Let $V\sim Uniform(0,1)$. Using the hint, for some $y\in (0,1)$,
\begin{align*} F(x) &= 1-e^{\frac{-x}{t}}\\ y &= 1-e^{\frac{-x}{t}}\\ x &= F^{-1}(y) = -t ln(1-y)\\ X &= -t~ln(1-V)\\ X &= -t~ln(V) \end{align*}
(Since if $1-V\sim Uniform(0,1)$, then $V\sim Uniform(0,1)$.)
Now, we need to find some $c$ such that
\begin{align*} f_Z(x) \leq c f_X(x) \end{align*}
where $f_Z(x) = \frac{1}{\Gamma(t)}x^{t-1}e^{-x}$ and $f_X(x)= \frac{1}{t} e^{\frac{-x}{t}}$.
Thus, we need to find a $c$ that satisfies:
\begin{align*} \frac{f_Z(x)}{f_X(x)} &\leq c\\ \frac{\frac{1}{\Gamma(t)}x^{t-1}e^{-x}}{\frac{1}{t} e^{\frac{-x}{t}}} &\leq c\\ \frac{t e^{x(1/(t-1))}x^{t-1}}{\Gamma(t)} &\leq c \end{align*}
By taking the derivative w.r.t.

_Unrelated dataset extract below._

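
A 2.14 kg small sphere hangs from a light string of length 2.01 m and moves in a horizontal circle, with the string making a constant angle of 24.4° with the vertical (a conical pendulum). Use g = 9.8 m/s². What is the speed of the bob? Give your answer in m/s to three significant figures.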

X, I verified that, for $t\geq 1$ and $x>0$, the LHS is maximized by $x=t$ (I'll omit this work, but I found that the derivative had a root at $x=-t^2+2t-1$, so over the ranges of $t$ and $x$, $t>x$, thus the LHS is strictly smaller than its value when $x=t$).
Thus, the smallest value of $c$ such that $LHS\leq RHS$ is:
\begin{align*} c &= \frac{1}{\Gamma(t)}t^{t} e^{-(t-1)} \end{align*}
What I don't understand
The solution uses the following two things to continue the problem that I don't understand.
(1)
"Conditional on the event $A$:
\begin{align*} U &\leq \frac{X^{t-1}e^{-t}}{\Gamma(t)}t~e^{\frac{-X}{t}} \end{align*}
where $U\sim Uniform(0,1)$, X has the required gamma distribution."

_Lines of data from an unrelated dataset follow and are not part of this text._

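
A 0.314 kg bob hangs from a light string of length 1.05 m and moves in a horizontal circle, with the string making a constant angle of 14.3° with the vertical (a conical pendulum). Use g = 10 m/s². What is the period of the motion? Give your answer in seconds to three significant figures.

r = L sinθ = 0.2593 m. From T sinθ = mω²r and T cosθ = mg: tanθ = ω²r/g, so ω² = g tanθ / r = g/(L cosθ).
ω = √(g/(L cosθ)) = √(10.0/(1.05 × 0.9690)) = √9.828 = 3.135 rad/s.
Period = 2π/ω = 2.004 s.

2.00 s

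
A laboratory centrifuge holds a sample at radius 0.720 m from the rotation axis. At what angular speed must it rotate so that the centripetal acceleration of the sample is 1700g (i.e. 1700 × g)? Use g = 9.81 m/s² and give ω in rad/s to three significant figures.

Centripetal acceleration a_c = ω²r. Setting ω²r = 1700g:
ω = √(1700g / r) = √(1700 × 9.81 / 0.720) = √23160 = 152.2 rad/s.

152 rad/s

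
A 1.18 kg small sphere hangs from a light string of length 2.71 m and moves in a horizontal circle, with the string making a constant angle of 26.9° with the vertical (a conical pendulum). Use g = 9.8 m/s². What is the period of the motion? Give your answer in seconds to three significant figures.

3.12 s

r = L sinθ = 1.226 m. From T sinθ = mω²r and T cosθ = mg: tanθ = ω²r/g, so ω² = g tanθ / r = g/(L cosθ).
ω = √(g/(L cosθ)) = √(9.8/(2.71 × 0.8918)) = √4.055 = 2.014 rad/s.
Period = 2π/ω = 3.120 s.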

I don't understand where this definition of $A$ comes from.
I can see that $\frac{X^{t-1}e^{-t}}{\Gamma(t)}$ is almost $f_Z(x)$, except that $e^{-x}$ has been replaced by $e^{-t}$ and the rest is almost $f_X(x)$, except $\frac{1}{t}$ has been replaced with $t$.
But, even if that were the case, $A$ would be showing that $U\leq$ the joint density of the two component functions (and, again, I know that this is not the case, but it is the closest explanation I can come up with), not the $\frac{f_Z(x)}{c~f_X(x)}$ that I believe I need to continue the problem. I cannot manipulate $\frac{f_Z(x)}{c~f_X(x)}$ to create this $A$.
I understand that the next step likely involves the fact that $F_Z(z;1, t)$ will take the form $\frac{\gamma(t, z)}{\Gamma(t)}$, and $\gamma(t, z) = \int_0^z x^{t-1}e^{-x} dx$. I just don't know what to do with this information, given that I don't know where this $A$ came from or how to use it.
(2)
"We note that $A = \{log(U)\leq(n-1)(log(X/n)-(X/n)+1) \}$."
Where did this come from and why is it worth noting?